И я зажигаю перед вами огонь.
Рука в руке, и в руке Договор — давай!
Резкой судорогой всего тела ты посылаешь ваши руки в пламя. Говорят, когда крестник не успевает дернуться от ужаса, закаменев волей — это хорошая примета. Судьба благосклонна к тебе, Княгиня, к тебе и к этому парню, чья прошлая жизнь проста и размеренна… он не дернулся. Лишь всхрапнул по-лошадиному да превратился в камень, от кулака до груди. В твердый, несокрушимый гранит, пока плоть его горела в огне заедино с плотью твоей и с пергаментом, сотканным из молодой листвы безумия.

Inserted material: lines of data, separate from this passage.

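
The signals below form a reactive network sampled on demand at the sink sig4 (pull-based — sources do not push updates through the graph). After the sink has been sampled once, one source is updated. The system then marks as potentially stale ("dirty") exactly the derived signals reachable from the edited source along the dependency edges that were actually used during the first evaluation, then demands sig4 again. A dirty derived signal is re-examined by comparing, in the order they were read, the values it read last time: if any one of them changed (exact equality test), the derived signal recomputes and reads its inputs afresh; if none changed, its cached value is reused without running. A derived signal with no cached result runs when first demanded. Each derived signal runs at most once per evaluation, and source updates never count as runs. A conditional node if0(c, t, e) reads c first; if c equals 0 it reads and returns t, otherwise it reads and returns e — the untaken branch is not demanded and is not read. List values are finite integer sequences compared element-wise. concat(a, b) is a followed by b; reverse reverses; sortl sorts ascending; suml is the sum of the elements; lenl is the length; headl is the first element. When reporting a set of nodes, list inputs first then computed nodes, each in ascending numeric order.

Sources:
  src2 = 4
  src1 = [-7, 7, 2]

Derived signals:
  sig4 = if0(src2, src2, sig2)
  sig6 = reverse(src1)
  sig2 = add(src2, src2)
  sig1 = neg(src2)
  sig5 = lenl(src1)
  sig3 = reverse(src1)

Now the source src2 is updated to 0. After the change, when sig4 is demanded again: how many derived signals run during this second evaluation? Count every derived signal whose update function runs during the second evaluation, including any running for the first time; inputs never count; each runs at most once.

Run set: sig4 (1 run).
The important point: the flipped condition redirects demand; sig2 is left stale, never re-checked.

Initial pass — values computed on the first demand:
  sig2 = add(4, 4) = 8
  sig4 = if0(src2=4 -> else branch sig2) = 8

Second demand — change propagation:
  sig2: dirty yet unreached — the second evaluation never asks for it.
  sig4: re-runs because src2 4->0; new result 0.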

Ты ведь знаешь Закон, Княгиня? — до конца.
Держи.
Держись.
Я все вижу, девочка моя…
Ваши руки горят, каждым опаленным нервом моля о пощаде. Ваши тела сплавляются в сумасшедшем тигле, тела и Договор, не требующий подписи, ибо я не нуждаюсь в суетных заверениях или гарантиях. Я вообще ни в чем не нуждаюсь, в этом моя сила и моя кара за своеволие в делах творения… впрочем, забудь.
Гори.
Я чуть-чуть помогу тебе: видишь?
О да, ты видишь…
…удары била набатом плывут над спящим Кус-Кренделем. Отворяются ставни, распахиваются двери — первыми бегут бабы, простоволосые, расхристанные, на ходу браня последними словами визжащее потомство; следом тянутся непроспавшиеся мужики. Кое-кто выдергивает колья из первых подвернувшихся плетней: на всякий случай.
Некоторые с ружьями.
— Православные! — надрывается Ермолай Прокофьич, пока немой дворник продолжает терзать било. — Доколе! стерпим ли?!
И палец тычет зачем-то в перепуганного Тимоху-лосятника, сжавшегося в комок за купеческой спиной.
— Слыхали? Лихие людишки Филата Луковку ни за хрен песий зарезали! А старшую его, Акулину, снасильничали да в омут! убили девку! убили!
— И-и-и! — это Пелагея, Филатова женка.
И разом подхватили истошный вопль: сперва осиротевшие Луковки-безотцовщина, всем кагалом, а за ними любой, кто глотку по чужим страстям драть горазд.